The adolescent niece reveals to him that it was she who had ensured that he slipped in the bathroom. This dimension in the recently released Telugu film W/O Ram, adds an interesting touch to the story, explaining the characterisation of the lead, Deeksha (Lakshmi Manchu).

In W/O Ram, Deeksha is a seemingly innocent woman, looking for clues behind her husband’s death. But, the reality is much more sinister as it is slowly revealed that it is she who had, in fact, sent him to his death, avenging her friend. The movie, despite an interesting climax and an unexpected twist in the tale, suffered because of a not-so-expertly handled execution, and the absence of a woman star who could have carried the Kahaani-like script on her shoulders elegantly. Nevertheless, the movie does deserve applause for addressing domestic rape, a topic that is taboo even in 2018.

While the country is outraging about the increasing number of reported rapes, an often ignored aspect of this heinous crime is that in a vast majority of cases, the victim knows the perpetrator. Many a time, it is a family member, a friend, a colleague, a neighbour – someone who has access and who misuses it unabashedly. Most such cases are never pursued, because of social stigma and conditioning. That a girl is still held responsible for sexual violence betrays the sad state of affairs that we find ourselves in.

W/O Ram does not flinch from representing this reality. Deeksha’s friend gets into a car with Deeksha’s husband and his friend. She trusts him but she’s in for a rude shock. Deeksha’s spouse, a seemingly well-educated man who is portrayed as a “good” husband, forces himself on the friend even as she lies with her head bleeding, semi-conscious.

Rape in Telugu cinema is seldom portrayed with sensitivity. A lot of movies in the ‘90s had heroes forcing themselves on the heroines as a major plot point. Coolie No.1 and Alluda Majaka come to mind, but they aren’t the only ones with such extreme misogynistic overtures.

An effect of those plot points is the current culture in Telugu cinema where audiences accept heroes stalking, harassing, and at times, molesting heroines on screen. So deeply ingrained is this social conditioning that it makes people believe that it is acceptable for a man to be violent with a woman as long as he's the hero. This is how a character like Arjun Reddy, whose misogynistic behaviour knows no limits, has ended up with a huge female fan following, forget about the movie’s breath-taking critical and box-office receptions.

As late as in 2014, Krishna Vamsi’s Govindudu Andari Vadele, had Srikanth’s character forcing himself on the woman he’s in love with in a bid to marry her.

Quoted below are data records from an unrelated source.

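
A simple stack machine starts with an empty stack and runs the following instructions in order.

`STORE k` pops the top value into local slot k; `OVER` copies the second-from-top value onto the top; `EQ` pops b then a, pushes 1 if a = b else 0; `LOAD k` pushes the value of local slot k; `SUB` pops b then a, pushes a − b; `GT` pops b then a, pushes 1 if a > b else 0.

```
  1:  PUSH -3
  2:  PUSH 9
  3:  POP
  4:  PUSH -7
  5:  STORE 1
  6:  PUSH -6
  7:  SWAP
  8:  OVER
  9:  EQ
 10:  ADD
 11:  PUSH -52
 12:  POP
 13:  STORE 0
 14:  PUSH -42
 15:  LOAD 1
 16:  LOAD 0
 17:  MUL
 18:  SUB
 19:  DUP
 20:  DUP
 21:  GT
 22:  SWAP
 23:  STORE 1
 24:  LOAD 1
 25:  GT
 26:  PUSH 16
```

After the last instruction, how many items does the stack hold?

PUSH -3  : [-3]
PUSH 9   : [-3, 9]
POP      : [-3]
PUSH -7  : [-3, -7]
STORE 1  : [-3]
PUSH -6  : [-3, -6]
SWAP     : [-6, -3]
OVER     : [-6, -3, -6]
EQ       : [-6, 0]
ADD      : [-6]
PUSH -52 : [-6, -52]
POP      : [-6]
STORE 0  : []
PUSH -42 : [-42]
LOAD 1   : [-42, -7]
LOAD 0   : [-42, -7, -6]
MUL      : [-42, 42]
SUB      : [-84]
DUP      : [-84, -84]
DUP      : [-84, -84, -84]
GT       : [-84, 0]
SWAP     : [0, -84]
STORE 1  : [0]
LOAD 1   : [0, -84]
GT       : [1]
PUSH 16  : [1, 16]

2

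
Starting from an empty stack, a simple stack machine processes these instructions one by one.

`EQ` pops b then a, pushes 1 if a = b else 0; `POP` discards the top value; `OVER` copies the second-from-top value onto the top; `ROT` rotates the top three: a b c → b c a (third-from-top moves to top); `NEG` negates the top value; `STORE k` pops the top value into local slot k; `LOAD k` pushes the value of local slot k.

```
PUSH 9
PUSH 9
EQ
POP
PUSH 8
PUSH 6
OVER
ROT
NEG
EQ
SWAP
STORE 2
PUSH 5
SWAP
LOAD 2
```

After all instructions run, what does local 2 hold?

PUSH 9  : 9
PUSH 9  : 9 9
EQ      : 1
POP     : (empty)
PUSH 8  : 8
PUSH 6  : 8 6
OVER    : 8 6 8
ROT     : 6 8 8
NEG     : 6 8 -8
EQ      : 6 0
SWAP    : 0 6
STORE 2 : 0
PUSH 5  : 0 5
SWAP    : 5 0
LOAD 2  : 5 0 6

6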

Interestingly, in the same movie, the hero (Ram Charan) sexually harasses the heroine and it’s supposed to be “comedy”.Given this context, despite not being a cinematic gem, W/O Ram needs to be applauded for at least making an effort to bring into social consciousness the issue of rape, especially domestic rape.

Not so long ago, the avantgarde Awe, starring Kajal Aggarwal, threw some much-needed spotlight on the same issue, with one of the characters being a girl who is sexually harassed and abused by her own people. Inhibition to talk about sexual abuse openly is often aided by the attitude of a lot of parents who, even in this day and age, tend to believe that the girl is somehow responsible for the harassment.

In a society where cinema is intertwined with culture and lifestyle, the misogyny in films is going to be hard to eliminate overnight. Movies often document the evolution in society. From sexual abuse as part of a cringeworthy wooing process, to rape, demonstrating the heinousness of a villain or used as a prop for revenge (as in Prasthanam), movies have ‘cashed in’ rather apathetically on this sensitive issue. In such a scenario, films like W/O Ram and Awe should be lauded for at least opening up a dialogue. We could either let our inhibitions pamper our conditioning or start asking some really uncomfortable questions around men in our own families and what they may have gotten away with.